When it comes down to it, this question is fundamentally a question of risk, so hold onto your hats, because in case you don’t know this about me yet, I am a huge risk nerd. I love to think (and talk) about risk: what goes into it, what it means and what to do about it. So get ready, because… it’s about to get real (risky).
Here’s the deal: It’s impossible to completely avoid risk, but we can be strategic about how we approach risk. The key is to focus on what we can control and how those levers impact the risks that we’re facing.

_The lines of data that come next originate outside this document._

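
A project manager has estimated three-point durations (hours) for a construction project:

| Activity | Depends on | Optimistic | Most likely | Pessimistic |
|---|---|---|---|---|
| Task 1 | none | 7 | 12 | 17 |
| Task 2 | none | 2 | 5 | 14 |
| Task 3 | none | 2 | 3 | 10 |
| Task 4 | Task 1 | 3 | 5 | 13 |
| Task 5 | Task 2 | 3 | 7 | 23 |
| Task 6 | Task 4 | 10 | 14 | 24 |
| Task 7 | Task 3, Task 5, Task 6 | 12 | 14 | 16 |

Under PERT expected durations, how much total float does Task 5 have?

te_Task 1 = (7 + 4·12 + 17)/6 = 72/6 = 12
te_Task 2 = (2 + 4·5 + 14)/6 = 36/6 = 6
te_Task 3 = (2 + 4·3 + 10)/6 = 24/6 = 4
te_Task 4 = (3 + 4·5 + 13)/6 = 36/6 = 6
te_Task 5 = (3 + 4·7 + 23)/6 = 54/6 = 9
te_Task 6 = (10 + 4·14 + 24)/6 = 90/6 = 15
te_Task 7 = (12 + 4·14 + 16)/6 = 84/6 = 14

Forward pass:
ES_Task 1 = 0; EF_Task 1 = 12
ES_Task 2 = 0; EF_Task 2 = 6
ES_Task 3 = 0; EF_Task 3 = 4
ES_Task 4 = 12; EF_Task 4 = 12+6 = 18
ES_Task 5 = 6; EF_Task 5 = 6+9 = 15
ES_Task 6 = 18; EF_Task 6 = 18+15 = 33
ES_Task 7 = max(EF_Task 3=4, EF_Task 5=15, EF_Task 6=33) = 33; EF_Task 7 = 33+14 = 47
Expected project duration μ = 47 hours. Critical path: Task 1 → Task 4 → Task 6 → Task 7.

Backward pass:
LF_Task 7 = 47; LS_Task 7 = 47−14 = 33
LF_Task 6 = LS_Task 7 = 33; LS_Task 6 = 33−15 = 18
LF_Task 5 = LS_Task 7 = 33; LS_Task 5 = 33−9 = 24
LF_Task 4 = LS_Task 6 = 18; LS_Task 4 = 18−6 = 12
LF_Task 3 = LS_Task 7 = 33; LS_Task 3 = 33−4 = 29
LF_Task 2 = LS_Task 5 = 24; LS_Task 2 = 24−6 = 18
LF_Task 1 = LS_Task 4 = 12; LS_Task 1 = 12−12 = 0
Slack_Task 5 = LS_Task 5 − ES_Task 5 = 24 − 6 = 18

18 hours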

So let’s breathe out a quick Serenity Prayer and dig into how we can tackle a few of the inescapable risks of retirement – without living in constant fear of draining your life savings.
Risk is Everywhere
Risk is present in pretty much all of life, and retirement is no exception. The biggest risk on people’s minds when it comes to retirement planning is often whether they will run out of money beyond their working years.
It’s not surprising. Running out of money when you can no longer work to earn a salary is an anxiety-inducing prospect. The likelihood of it happening is probably lower than we think, but our brains play tricks on us to make us think otherwise. Researchers have found that the worse the outcome, the higher the likelihood we unconsciously assign to it.

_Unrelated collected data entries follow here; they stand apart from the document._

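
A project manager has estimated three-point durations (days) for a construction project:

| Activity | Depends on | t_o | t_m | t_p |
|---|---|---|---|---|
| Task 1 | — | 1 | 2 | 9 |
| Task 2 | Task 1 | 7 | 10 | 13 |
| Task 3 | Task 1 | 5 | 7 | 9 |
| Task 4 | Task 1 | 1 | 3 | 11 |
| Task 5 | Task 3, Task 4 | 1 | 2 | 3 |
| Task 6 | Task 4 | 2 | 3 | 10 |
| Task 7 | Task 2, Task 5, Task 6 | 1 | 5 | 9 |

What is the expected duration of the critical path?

te_Task 1 = (1 + 4·2 + 9)/6 = 18/6 = 3
te_Task 2 = (7 + 4·10 + 13)/6 = 60/6 = 10
te_Task 3 = (5 + 4·7 + 9)/6 = 42/6 = 7
te_Task 4 = (1 + 4·3 + 11)/6 = 24/6 = 4
te_Task 5 = (1 + 4·2 + 3)/6 = 12/6 = 2
te_Task 6 = (2 + 4·3 + 10)/6 = 24/6 = 4
te_Task 7 = (1 + 4·5 + 9)/6 = 30/6 = 5

Forward pass:
ES_Task 1 = 0; EF_Task 1 = 3
ES_Task 2 = 3; EF_Task 2 = 3+10 = 13
ES_Task 3 = 3; EF_Task 3 = 3+7 = 10
ES_Task 4 = 3; EF_Task 4 = 3+4 = 7
ES_Task 5 = max(EF_Task 3=10, EF_Task 4=7) = 10; EF_Task 5 = 10+2 = 12
ES_Task 6 = 7; EF_Task 6 = 7+4 = 11
ES_Task 7 = max(EF_Task 2=13, EF_Task 5=12, EF_Task 6=11) = 13; EF_Task 7 = 13+5 = 18
Expected project duration μ = 18 days. Critical path: Task 1 → Task 2 → Task 7.

18 days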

Think of it like flying: The chance of dying in a plane crash is minuscule (1 in 11 million), but my mind still jumps to “We’re going down!” every time the slightest turbulence occurs. Compare that to the odds of dying in a car crash (1 in 5000), yet I rarely think twice about jumping in my car to drive somewhere,
Two components of risk that you can control
Don’t believe anyone that tells you they can guarantee you a risk free retirement. That’s not possible. Chasing that risk-free feeling can actually sometimes expose you to more risk, or to different types of risk that are more unfamiliar.
For example, it may feel risky to invest your money and safer to leave it in cash. However, over the long term this “safe” cash strategy could actually be riskier for your retirement because your cash loses purchasing power as it sits stagnant while the cost of living increases due to inflation. The longer the horizon, the bigger the risk we face with cash, and the lower the risk we face with investing.
Being strategic about risk is as much about how you think about risk as it is your actions.
To keep things in perspective, it’s important to focus on what we can control. To understand this more let’s think about what actually makes something “risky” by breaking it down.
Risk is made up of two main components:
1. A potential bad outcome
The easiest analogy here is driving: Every time you get in the car, you face the risk of getting in an accident – there’s no way around it. But there are multiple things you can do to limit how bad an accident will be by wearing your seatbelt, driving a car with a high safety rating, avoiding high-speed roads, etc.
So when we think about the things we can control about this aspect of risk, we want to think about things that will decrease the severity of the bad outcome
2. Uncertainty about whether the bad outcome will occur
Where there is uncertainty, there is also probability, which is the best way to think about this risk factor. What is the probability, or likelihood, of this bad outcome occurring? More importantly, what can I do to lower the probability of this bad outcome occurring?
Going back to the car analogy, you also have tactics you can use to lower the probability of getting in an accident: Mind the speed limit, avoid aggressive drivers, not make emotional decisions, not drive during snowstorms, drive when it’s bright outside, etc.
You can’t completely eliminate risk, but you can make a plan for the future to minimize risks and set yourself up for success in retirement. Talk to your financial advisor about risks you’re most concerned about, which factors you can control and how to best move forward for your retirement goals.